Similar to the OP I got confused as to the recommended path at this point.

So based on my limited understanding of Svelte 5 thus far, I believe I have two options architecturally:

  1. Use the async code in $effect and treat it as a 'gotcha' which I think validates the OP's point (or doc update request), but expands it to say it's more common than "an SPA requirement".
  2. Tighten the connection between page-level forms and nested components that update data, avoiding the need for $state, $bindable and $effect altogether.

Option 2 seems to agree with "SPA is on a downtrend" but it feels like it's also saying "$state is on a downtrend", at least for this use case. Assuming the point of runes is a happy medium between client and server centricity, it'd be great to hear what approach is recommended, or if it's known runes has some dissonance baked in here.

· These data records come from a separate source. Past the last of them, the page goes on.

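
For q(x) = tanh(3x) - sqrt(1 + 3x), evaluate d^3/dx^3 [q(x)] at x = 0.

-513/8

Add the two expansions coefficient-wise.
The coefficient of x^3 in the expansion is -171/16, so q′′′(0) = 3! * (-171/16) = -513/8.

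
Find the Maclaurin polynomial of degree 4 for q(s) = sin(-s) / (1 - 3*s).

-53*s^4/2 - 53*s^3/6 - 3*s^2 - s

Expand 1/(denominator) as a geometric series and multiply by the numerator's series.
q(0) = 0
q′(0) = -1
q′′(0) = -6
q′′′(0) = -53
q^(4)(0) = -636
Dividing each by k! gives the coefficients c_0, ..., c_4.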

UPDATE: For any other lost souls who find themselves here, my take on this having travelled a little farther:

While it's easy to forgive a newcomer to see the $state rune as a powerful encapsulation of both data and events, bubbling up to $effect has limitations and if you are hitting this use case, you are probably better following another maintainer recommendation and wrap state in a helper class/closure that also handles change actions. The context API can be used to reduce prop drilling across parent/child hierarchies if applicable. The result has a bit more boilerplate but not a lot, and leaves the codebase in a more extensible state.